Hésiode, Les Travaux et les Jours, vers 109-201 (traduction).

Le texte d'Ovide

Ovide est un poète latin qui a vécu à Rome au Ier siècle avant Jésus-Christ, sous le règne d’Auguste. Dans le premier livre des Métamorphoses, où il décrit les origines du monde et de l’humanité, il distingue quatre âges successifs : l’âge d’or, l’âge d’argent, l’âge du bronze, et l’âge du fer. Voici sa description de l’âge d’or, qu’il place sous le règne de Saturne, père de Jupiter :

« L’âge d’or commença. Alors les hommes agissaient suivant la justice et la droiture spontanément, sans lois ni répression. Punition et crainte n’existaient pas ; point de menaces à lire, gravées dans le bronze ; point de foule suppliante, tremblante devant les juges ; nul besoin de défenseurs pour être en sécurité. On n’abattait pas encore les pins, dans leurs montagnes, pour les faire descendre vers l’eau, les faire aborder à des terres étrangères, les mortels ne connaissaient pas d’autres rivages que les leurs. Les villes n’étaient pas encore entourées de fossés abrupts ; il n’y avait ni trompettes droites ni cors en cuivre recourbé, ni casques, ni épées. N’ayant nul besoin d’armées, les populations vivaient dans la tranquillité et les loisirs.
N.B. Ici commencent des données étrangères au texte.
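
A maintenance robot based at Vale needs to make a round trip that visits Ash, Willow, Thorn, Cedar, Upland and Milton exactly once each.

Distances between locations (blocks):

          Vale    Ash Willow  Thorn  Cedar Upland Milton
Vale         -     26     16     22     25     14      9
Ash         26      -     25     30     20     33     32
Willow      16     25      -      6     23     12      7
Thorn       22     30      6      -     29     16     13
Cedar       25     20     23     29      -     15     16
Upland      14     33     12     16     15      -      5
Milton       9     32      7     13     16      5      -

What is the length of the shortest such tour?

Minimum total distance: 99 blocks.

With 6 stops there are 6!/2 = 360 distinct round trips (a route and its reverse cost the same).
Vale→Ash→Willow→Thorn→Cedar→Upland→Milton→Vale: 26+25+6+29+15+5+9 = 115
Vale→Ash→Willow→Thorn→Cedar→Milton→Upland→Vale: 26+25+6+29+16+5+14 = 121
Vale→Ash→Willow→Thorn→Upland→Cedar→Milton→Vale: 26+25+6+16+15+16+9 = 113
Vale→Ash→Willow→Thorn→Upland→Milton→Cedar→Vale: 26+25+6+16+5+16+25 = 119
Vale→Ash→Willow→Thorn→Milton→Cedar→Upland→Vale: 26+25+6+13+16+15+14 = 115
Vale→Ash→Willow→Thorn→Milton→Upland→Cedar→Vale: 26+25+6+13+5+15+25 = 115
Vale→Ash→Willow→Cedar→Thorn→Upland→Milton→Vale: 26+25+23+29+16+5+9 = 133
Vale→Ash→Willow→Cedar→Thorn→Milton→Upland→Vale: 26+25+23+29+13+5+14 = 135
… (352 more)
Vale→Ash→Cedar→Upland→Thorn→Willow→Milton→Vale: 26+20+15+16+6+7+9 = 99  ← best
The minimum is 99.
One optimal route: Vale → Ash → Cedar → Upland → Thorn → Willow → Milton → Vale (or its reverse).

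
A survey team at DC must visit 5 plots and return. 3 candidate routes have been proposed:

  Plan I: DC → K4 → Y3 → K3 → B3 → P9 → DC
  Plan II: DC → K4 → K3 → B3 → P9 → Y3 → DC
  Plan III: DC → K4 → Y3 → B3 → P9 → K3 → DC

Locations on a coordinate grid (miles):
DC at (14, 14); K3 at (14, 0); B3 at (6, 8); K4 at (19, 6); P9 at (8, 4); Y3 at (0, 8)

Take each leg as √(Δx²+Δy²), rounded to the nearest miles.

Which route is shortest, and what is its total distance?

Shortest is Plan II, total 56 miles.

Plan I: 9 + 19 + 16 + 11 + 4 + 12 = 71
Plan II: 9 + 8 + 11 + 4 + 9 + 15 = 56
Plan III: 9 + 19 + 6 + 4 + 7 + 14 = 59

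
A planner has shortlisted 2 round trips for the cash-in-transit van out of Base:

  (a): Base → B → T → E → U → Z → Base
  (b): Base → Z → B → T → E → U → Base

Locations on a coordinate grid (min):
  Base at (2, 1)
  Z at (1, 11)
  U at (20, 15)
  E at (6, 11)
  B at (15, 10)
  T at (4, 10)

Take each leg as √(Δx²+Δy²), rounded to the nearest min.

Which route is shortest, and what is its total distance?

(a): 16 + 11 + 2 + 15 + 19 + 10 = 73
(b): 10 + 14 + 11 + 2 + 15 + 23 = 75

73 min — (a) is the shortest.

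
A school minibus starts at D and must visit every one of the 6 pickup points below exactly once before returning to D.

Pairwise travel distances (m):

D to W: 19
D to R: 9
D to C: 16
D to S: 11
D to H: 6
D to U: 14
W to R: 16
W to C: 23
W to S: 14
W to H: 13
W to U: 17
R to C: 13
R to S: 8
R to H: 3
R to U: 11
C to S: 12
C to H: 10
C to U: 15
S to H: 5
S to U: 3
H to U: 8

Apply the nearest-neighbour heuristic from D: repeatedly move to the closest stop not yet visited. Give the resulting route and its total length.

Nearest-neighbour total = 77 m; route D → H → R → S → U → C → W → D.

From D: distances to unvisited — H=6, R=9, S=11, U=14, C=16, W=19. Nearest is H (6).
From H: distances to unvisited — R=3, S=5, U=8, C=10, W=13. Nearest is R (3).
From R: distances to unvisited — S=8, U=11, C=13, W=16. Nearest is S (8).
From S: distances to unvisited — U=3, C=12, W=14. Nearest is U (3).
From U: distances to unvisited — C=15, W=17. Nearest is C (15).
From C: distances to unvisited — W=23. Nearest is W (23).
Return W→D: 19.
Total = 6 + 3 + 8 + 3 + 15 + 23 + 19 = 77.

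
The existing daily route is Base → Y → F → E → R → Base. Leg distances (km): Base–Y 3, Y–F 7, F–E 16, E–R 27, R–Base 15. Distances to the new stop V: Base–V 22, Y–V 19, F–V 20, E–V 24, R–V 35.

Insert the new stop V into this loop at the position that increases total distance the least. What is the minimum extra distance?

Insertion cost between consecutive stops i–j is d(i,V) + d(V,j) − d(i,j):
  between Base and Y: 22 + 19 − 3 = 38
  between Y and F: 19 + 20 − 7 = 32
  between F and E: 20 + 24 − 16 = 28
  between E and R: 24 + 35 − 27 = 32
  between R and Base: 35 + 22 − 15 = 42
Cheapest insertion is between F and E, adding 28.
New total = 68 + 28 = 96.

Minimum extra distance: 28 km, inserting V between F and E.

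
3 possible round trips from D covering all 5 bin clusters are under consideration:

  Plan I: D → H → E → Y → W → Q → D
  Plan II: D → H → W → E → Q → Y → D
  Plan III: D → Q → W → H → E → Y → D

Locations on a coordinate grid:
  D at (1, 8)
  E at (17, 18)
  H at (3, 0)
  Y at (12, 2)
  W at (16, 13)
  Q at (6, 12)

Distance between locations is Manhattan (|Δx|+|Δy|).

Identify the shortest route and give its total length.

Plan I: 10 + 32 + 21 + 15 + 11 + 9 = 98
Plan II: 10 + 26 + 6 + 17 + 16 + 17 = 92
Plan III: 9 + 11 + 26 + 32 + 21 + 17 = 116

Shortest is Plan II, total 92.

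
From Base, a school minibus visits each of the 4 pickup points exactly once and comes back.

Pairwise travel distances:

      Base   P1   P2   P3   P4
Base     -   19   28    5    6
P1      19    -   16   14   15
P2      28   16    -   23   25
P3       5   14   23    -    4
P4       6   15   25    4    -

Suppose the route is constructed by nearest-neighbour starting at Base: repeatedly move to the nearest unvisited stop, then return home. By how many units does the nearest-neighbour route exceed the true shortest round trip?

Excess over optimum: 3.

Base: P3=5, P4=6, P1=19, P2=28 ⇒ P3
P3: P4=4, P1=14, P2=23 ⇒ P4
P4: P1=15, P2=25 ⇒ P1
P1: P2=16 ⇒ P2
NN route Base → P3 → P4 → P1 → P2 → Base costs 68.
Optimal: Base → P3 → P2 → P1 → P4 → Base costs 65 (by enumerating all 12 distinct tours).
Excess = 68 − 65 = 3.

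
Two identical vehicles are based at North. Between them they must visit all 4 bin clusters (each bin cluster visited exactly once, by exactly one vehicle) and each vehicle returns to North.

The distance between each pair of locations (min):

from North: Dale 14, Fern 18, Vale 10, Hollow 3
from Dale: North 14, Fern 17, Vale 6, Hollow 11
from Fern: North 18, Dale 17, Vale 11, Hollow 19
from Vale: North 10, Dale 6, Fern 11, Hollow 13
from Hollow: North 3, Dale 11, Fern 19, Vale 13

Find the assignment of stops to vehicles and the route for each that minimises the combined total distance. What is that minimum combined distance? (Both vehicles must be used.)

Try each way of splitting the stops between the two vehicles (each non-empty) and, for each split, find the best tour for each vehicle:
  {Dale} + {Fern, Vale, Hollow}: 28 + 43 = 71
  {Fern} + {Dale, Vale, Hollow}: 36 + 30 = 66
  {Dale, Fern} + {Vale, Hollow}: 49 + 26 = 75
  {Vale} + {Dale, Fern, Hollow}: 20 + 49 = 69
  {Dale, Vale} + {Fern, Hollow}: 30 + 40 = 70
  {Fern, Vale} + {Dale, Hollow}: 39 + 28 = 67
  … (7 splits in total)
  {Dale, Fern, Vale} + {Hollow}: 49 + 6 = 55  ← best
Best: vehicle 1 North → Dale → Vale → Fern → North = 49; vehicle 2 North → Hollow → North = 6; combined 55.

Minimum combined distance: 55 min.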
La terre, fertile, donnait tout d’elle-même, sans être sollicitée par le fer, travaillée par la bêche, maltraitée par le soc. L’homme, satisfait des aliments que la nature lui offrait sans efforts, cueillait les fruits de l’arbousier et du cornouiller, la fraise des montagnes, la mûre sauvage, et les glands qui tombaient de l’arbre majestueux de Jupiter. Le printemps était éternel et, de leur souffle tiède, les doux zéphyrs caressaient les fleurs écloses sans semailles. La terre, sans avoir été labourée, se couvrait à nouveau de moissons, et les champs, sans aucun entretien, blondissait de lourds épis. C’était l’âge où coulaient à flots le lait et le nectar, où le miel doré tombait de l’écorce des chênes en une bienfaisante rosée. Lorsque Jupiter eût précipité Saturne dans le sombre Tartare, et qu’il eût pris possession du monde, vint l’âge d’argent, âge inférieur à celui qui l’avait précédé, mais préférable à l’âge du bronze jaunâtre qui le suivit. »

Ovide, Les Métamorphoses, Livre I, vers 89-115 (traduction).